In higher eukaryotes, the expression of about 1 gene in 10 is strongly regulated at the level of
messenger RNA (mRNA) translation into
protein. Negative regulatory effects are often mediated by the 5'-untranslated region (5'-UTR) and rely on the fact that the 40S ribosomal subunit first binds to the cap structure at the 5'-end of
mRNA and then scans for the first AUG
codon. Self-complementary sequences can form stable stem-loop structures that interfere with the assembly of the preinitiation complex and/or ribosomal scanning. These stem loops can be further stabilized by the interaction with
RNA-binding proteins, as in the case of
ferritin. The presence of AUG
codons located upstream of the physiological start site can inhibit translation by causing premature initiation and thereby preventing the ribosome from reaching the physiological
start codon, as in the case of
thrombopoietin (TPO). Recently, mutations that cause disease through increased or decreased efficiency of mRNA translation have been discovered, defining translational pathophysiology as a novel mechanism of human disease.

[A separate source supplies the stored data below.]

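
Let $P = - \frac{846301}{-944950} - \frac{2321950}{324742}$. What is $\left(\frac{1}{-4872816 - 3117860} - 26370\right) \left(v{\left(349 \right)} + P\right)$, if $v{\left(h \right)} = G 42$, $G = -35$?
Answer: $\frac{1645789141313998636175571}{42276869213433800} \approx 3.8929 \cdot 10^{7}$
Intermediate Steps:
$v{\left(h \right)} = -1470$ ($v{\left(h \right)} = \left(-35\right) 42 = -1470$)
$P = - \frac{959648586579}{153432476450}$ ($P = \left(-846301\right) \left(- \frac{1}{944950}\right) - \frac{1160975}{162371} = \frac{846301}{944950} - \frac{1160975}{162371} = - \frac{959648586579}{153432476450} \approx -6.2545$)
$\left(\frac{1}{-4872816 - 3117860} - 26370\right) \left(v{\left(349 \right)} + P\right) = \left(\frac{1}{-4872816 - 3117860} - 26370\right) \left(-1470 - \frac{959648586579}{153432476450}\right) = \left(\frac{1}{-7990676} - 26370\right) \left(- \frac{226505388968079}{153432476450}\right) = \left(- \frac{1}{7990676} - 26370\right) \left(- \frac{226505388968079}{153432476450}\right) = \left(- \frac{210714126121}{7990676}\right) \left(- \frac{226505388968079}{153432476450}\right) = \frac{1645789141313998636175571}{42276869213433800}$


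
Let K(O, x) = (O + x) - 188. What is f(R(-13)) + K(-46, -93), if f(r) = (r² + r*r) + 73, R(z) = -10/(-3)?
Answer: -2086/9 ≈ -231.78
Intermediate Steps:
R(z) = 10/3 (R(z) = -10*(-⅓) = 10/3)
K(O, x) = -188 + O + x
f(r) = 73 + 2*r² (f(r) = (r² + r²) + 73 = 2*r² + 73 = 73 + 2*r²)
f(R(-13)) + K(-46, -93) = (73 + 2*(10/3)²) + (-188 - 46 - 93) = (73 + 2*(100/9)) - 327 = (73 + 200/9) - 327 = 857/9 - 327 = -2086/9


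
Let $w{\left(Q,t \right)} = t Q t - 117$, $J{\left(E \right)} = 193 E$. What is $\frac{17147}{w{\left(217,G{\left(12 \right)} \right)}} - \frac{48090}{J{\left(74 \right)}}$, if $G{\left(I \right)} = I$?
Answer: $- \frac{626098168}{222306471} \approx -2.8164$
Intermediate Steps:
$w{\left(Q,t \right)} = -117 + Q t^{2}$ ($w{\left(Q,t \right)} = Q t t - 117 = Q t^{2} - 117 = -117 + Q t^{2}$)
$\frac{17147}{w{\left(217,G{\left(12 \right)} \right)}} - \frac{48090}{J{\left(74 \right)}} = \frac{17147}{-117 + 217 \cdot 12^{2}} - \frac{48090}{193 \cdot 74} = \frac{17147}{-117 + 217 \cdot 144} - \frac{48090}{14282} = \frac{17147}{-117 + 31248} - \frac{24045}{7141} = \frac{17147}{31131} - \frac{24045}{7141} = - \frac{626098168}{222306471}$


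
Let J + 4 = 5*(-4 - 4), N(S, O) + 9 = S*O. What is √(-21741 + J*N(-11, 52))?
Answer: √3823 ≈ 61.830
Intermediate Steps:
N(S, O) = -9 + O*S (N(S, O) = -9 + S*O = -9 + O*S)
J = -44 (J = -4 + 5*(-4 - 4) = -4 + 5*(-8) = -4 - 40 = -44)
√(-21741 + J*N(-11, 52)) = √(-21741 - 44*(-9 + 52*(-11))) = √(-21741 - 44*(-9 - 572)) = √(-21741 - 44*(-581)) = √(-21741 + 25564) = √3823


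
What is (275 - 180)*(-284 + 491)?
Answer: 19665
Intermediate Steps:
(275 - 180)*(-284 + 491) = 95*207 = 19665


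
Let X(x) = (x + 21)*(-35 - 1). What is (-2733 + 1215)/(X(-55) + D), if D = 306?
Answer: -253/255 ≈ -0.99216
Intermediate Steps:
X(x) = -756 - 36*x (X(x) = (21 + x)*(-36) = -756 - 36*x)
(-2733 + 1215)/(X(-55) + D) = (-2733 + 1215)/((-756 - 36*(-55)) + 306) = -1518/((-756 + 1980) + 306) = -1518/(1224 + 306) = -1518/1530 = -1518*1/1530 = -253/255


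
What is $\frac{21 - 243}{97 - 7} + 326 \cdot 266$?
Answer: $\frac{1300703}{15} \approx 86714.0$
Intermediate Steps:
$\frac{21 - 243}{97 - 7} + 326 \cdot 266 = - \frac{222}{90} + 86716 = \left(-222\right) \frac{1}{90} + 86716 = - \frac{37}{15} + 86716 = \frac{1300703}{15}$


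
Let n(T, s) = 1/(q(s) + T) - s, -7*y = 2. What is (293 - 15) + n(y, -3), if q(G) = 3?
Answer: 5346/19 ≈ 281.37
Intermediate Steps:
y = -2/7 (y = -⅐*2 = -2/7 ≈ -0.28571)
n(T, s) = 1/(3 + T) - s
(293 - 15) + n(y, -3) = (293 - 15) + (1 - 3*(-3) - 1*(-2/7)*(-3))/(3 - 2/7) = 278 + (1 + 9 - 6/7)/(19/7) = 278 + (7/19)*(64/7) = 278 + 64/19 = 5346/19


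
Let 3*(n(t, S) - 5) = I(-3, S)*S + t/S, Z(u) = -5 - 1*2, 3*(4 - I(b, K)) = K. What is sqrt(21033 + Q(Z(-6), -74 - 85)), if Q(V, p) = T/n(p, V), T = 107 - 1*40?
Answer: 3*sqrt(45087986)/139 ≈ 144.92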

Hereditary hyperferritinemia/cataract syndrome arises from various point mutations or deletions within a protein-binding sequence in the 5'-UTR of the
L-ferritin mRNA. Each unique mutation confers a characteristic degree of
hyperferritinemia and severity of
cataract in affected individuals. Hereditary
thrombocythemia (sometimes called familial
essential thrombocythemia or familial
thrombocytosis) can be caused by mutations in upstream AUG
codons in the 5'-UTR of the TPO
mRNA that normally function as translational repressors. Their inactivation leads to excessive production of TPO and elevated platelet counts. Finally, predisposition to
melanoma may originate from mutations that create translational repressors in the 5'-UTR of the
cyclin-dependent kinase inhibitor-2A gene.